The Oxford Companion to Spirits and Cocktails

South Africa


South Africa has been a significant producer of grape brandy, more or less in the European style, since it was settled by Dutch colonists in the seventeenth century, although the production and use of fermented alcoholic drinks was widespread in South African tribal societies long before the Dutch arrived. The Xhosa, for example, made (and continue to make) traditional grain-based beers, which are central to their social and spiritual life. Europeans introduced viticulture in the seventeenth century, and wine making expanded in the nineteenth century as European vineyards were being ravaged by the oidium, peronospera, and phylloxera epidemics. South African wines helped replenish the dwindling availability of wine in Europe, though those diseases and pests eventually devastated South African vineyards too.

The country’s alcohol industry was continuously warped by its colonial station, with favorable export status (always to the United Kingdom) ending abruptly in 1861. Its importance to the Crown lurched about as diamonds (1867) and gold (1884) were discovered, commensurate with strife and wars (the Anglo-Zulu War of 1879 and the Boer Wars of 1880 and 1889). Alcohol became not only an economic weapon but a tool for social control as well. The dop, the nineteenth-century strategy of labor control by which workers were paid in tots (whether wine, beer, or spirits), created generations of impoverished alcoholics. See dop. Even today, estimates of continuing worker exploitation through the dop range between 2 percent and 20 percent in the agricultural sector, and fetal alcohol syndrome is estimated to affect 5 percent of births.

Well into the twentieth century, the alcohol industry struggled haphazardly to respond to the dictates of empire. By 1895, 1.5 million gallons of brandy were being produced, equal to 25 percent of the volume of wine production, due as much to a plummeting export market as to some inherent need for more spirit.

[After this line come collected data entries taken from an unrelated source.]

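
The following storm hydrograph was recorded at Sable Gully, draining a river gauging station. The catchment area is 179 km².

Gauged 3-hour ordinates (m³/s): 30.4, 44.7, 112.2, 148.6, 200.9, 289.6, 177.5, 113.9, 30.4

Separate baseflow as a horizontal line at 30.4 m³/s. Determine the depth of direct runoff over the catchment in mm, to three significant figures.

d ≈ 52.8 mm

Direct runoff: 0.0, 14.3, 81.8, 118.2, 170.5, 259.2, 147.1, 83.5, 0.0 m³/s; ΣQ_DR = 874.6 m³/s.
V = ΣQ_DR · Δt = 874.6 × 10800 s = 9.446 × 10^6 m³.
Over A = 179 km², depth = V / A = 52.8 mm.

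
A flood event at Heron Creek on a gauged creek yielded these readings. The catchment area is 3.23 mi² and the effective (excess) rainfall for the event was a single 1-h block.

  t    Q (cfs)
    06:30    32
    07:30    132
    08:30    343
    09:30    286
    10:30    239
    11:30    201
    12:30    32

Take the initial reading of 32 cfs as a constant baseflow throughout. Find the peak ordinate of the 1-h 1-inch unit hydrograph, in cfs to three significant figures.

Direct runoff: 0.0, 100.0, 311.0, 254.0, 207.0, 169.0, 0.0 cfs; ΣQ_DR = 1041 cfs, peak = 311.0 cfs.
Runoff depth d = ΣQ_DR·Δt / A = 1041 × 3600 / (3.23 mi²) = 0.4994 in.
The 1-inch UH is the DRH scaled by (1 in)/d, so U_p = 311.0 × 1/0.4994 = 623 cfs.

U_p ≈ 623 cfs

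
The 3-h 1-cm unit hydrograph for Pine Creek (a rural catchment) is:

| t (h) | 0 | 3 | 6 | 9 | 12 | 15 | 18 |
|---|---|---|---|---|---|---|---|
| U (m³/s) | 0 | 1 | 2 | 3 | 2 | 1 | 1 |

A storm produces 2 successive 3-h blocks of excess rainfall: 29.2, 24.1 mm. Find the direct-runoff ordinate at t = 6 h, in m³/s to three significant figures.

By discrete convolution, Q_j = Σ (P_i / 10 mm) · U_{j−i}.
At t = 6 h (j=2): Q = (29.2/10)·2 + (24.1/10)·1 = 8.25 m³/s.

Q ≈ 8.25 m³/s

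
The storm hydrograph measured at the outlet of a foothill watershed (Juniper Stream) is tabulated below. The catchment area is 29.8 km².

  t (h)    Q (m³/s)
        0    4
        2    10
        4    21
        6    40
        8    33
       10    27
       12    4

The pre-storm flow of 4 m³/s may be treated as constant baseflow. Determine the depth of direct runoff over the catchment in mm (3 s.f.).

Direct runoff: 0.0, 6.0, 17.0, 36.0, 29.0, 23.0, 0.0 m³/s; ΣQ_DR = 111.0 m³/s.
V = ΣQ_DR · Δt = 111.0 × 7200 s = 7.992 × 10^5 m³.
Over A = 29.8 km², depth = V / A = 26.8 mm.

d ≈ 26.8 mm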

The Ko-operatieve Wijnbouwers Vereniging van Zuid-Afrika (KWV) was created in 1918 amid a collapsing, dire market. With broad control over the production, sale, and export of wine and spirits, this government-owned virtual monopoly ruled the industry until the end of apartheid. Though illegal, home brew and distillate became a hidden feature of the landscape throughout this vast country. From the 1930s, brewers were making skomfani skokiaan, from sugar, yeast, and water. Others made isiqataviku (“kill-quick”), babaton, and chechisa (“hurry-up”) or isishimeyane, made from sugar cane, yeast, cooked potatoes, and brandy. Mampoer or witblits (“white lightning”) was a farm product, distilled from peaches and carrying a reputation for potency. Under apartheid, only whites were allowed to make or drink alcoholic drinks; speak-easies and shebeen culture in the black townships remain a harmful legacy to this day. While domestic sales were denied to the KWV by its charter until recently, it historically supplied spirit to merchants and estates, each prohibited from distilling at all or at least constrained from maturing and marketing spirit.

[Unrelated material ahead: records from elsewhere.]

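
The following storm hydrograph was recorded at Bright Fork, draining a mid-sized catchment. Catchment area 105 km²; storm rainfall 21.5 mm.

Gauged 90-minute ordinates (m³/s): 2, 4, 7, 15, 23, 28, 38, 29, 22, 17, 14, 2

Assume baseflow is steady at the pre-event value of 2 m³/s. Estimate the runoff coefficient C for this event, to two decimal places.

ΣQ_DR = 177.0 m³/s; V = ΣQ_DR·Δt = 9.558 × 10^5 m³.
Runoff depth d = V / A = 9.103 mm.
C = d / P = 9.103 / 21.5 = 0.42.

C ≈ 0.42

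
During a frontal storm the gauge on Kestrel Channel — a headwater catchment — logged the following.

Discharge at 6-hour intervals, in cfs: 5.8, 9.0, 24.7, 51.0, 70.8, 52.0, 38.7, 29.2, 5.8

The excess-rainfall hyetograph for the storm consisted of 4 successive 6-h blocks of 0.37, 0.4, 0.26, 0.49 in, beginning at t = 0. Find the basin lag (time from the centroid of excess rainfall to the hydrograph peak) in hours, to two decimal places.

t_L ≈ 11.57 h

Centroid of excess rainfall: t_c = Σ P_i·t̄_i / ΣP_i = 12.4342 h (block centres at 3, 9, 15, 21 h).
Hydrograph peak occurs at t = 24 h, so basin lag t_L = 24 − 12.4342 = 11.57 h.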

naartjes tangerines that has been a South African specialty since at least the late nineteenth century.

Since 1981 South African brandy must contain a minimum 30 percent pot-still brandy (the remainder is neutral wine spirit); 1990 saw the minimum alcohol level reduced from 43 percent to 38 percent ABV. A new category was launched as well: pot-still brandy, with a minimum of 90 percent pot-still spirit.

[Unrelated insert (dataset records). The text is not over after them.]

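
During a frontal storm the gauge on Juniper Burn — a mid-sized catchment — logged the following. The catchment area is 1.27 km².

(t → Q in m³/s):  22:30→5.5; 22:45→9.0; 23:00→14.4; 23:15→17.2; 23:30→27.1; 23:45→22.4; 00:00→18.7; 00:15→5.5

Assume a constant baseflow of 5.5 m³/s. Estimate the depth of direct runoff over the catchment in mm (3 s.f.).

Direct runoff: 0.0, 3.5, 8.9, 11.7, 21.6, 16.9, 13.2, 0.0 m³/s; ΣQ_DR = 75.80 m³/s.
V = ΣQ_DR · Δt = 75.80 × 900 s = 68220 m³.
Over A = 1.27 km², depth = V / A = 53.7 mm.

d ≈ 53.7 mm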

The old problems remain: Euromonitor estimates that nearly one-quarter of all spirits consumed in South Africa are illegal home brews, which are unregulated and sometimes lethal. With brandy sales little more than half what they were a few decades ago, whisky consumption in South Africa has rapidly increased (sixth highest in the world). Domestic whisky production is also on the rise, led primarily by the giant Distell Corporation. The country’s best-known liqueur is Amarula, the world’s no. 2 cream liqueur.

See also Central and East Africa.

Gossage, J. Phillip. Alcohol Use, Working Conditions, Job Benefits, and the Legacy of; the “Dop” System among Farm Workers in the Western Cape Province, South Africa: Hope Despite High Levels of Risky Drinking. Bethesda, MD: US National Library of Medicine, National Institutes of Health, 2014.

Department of Community Health. The ‘Dop’ System, Alcohol Abuse and Social Control amongst Farm Workers in South Africa: A Public Health Challenge. Rondebosch, South Africa: University of Cape Town Medical School, 1999.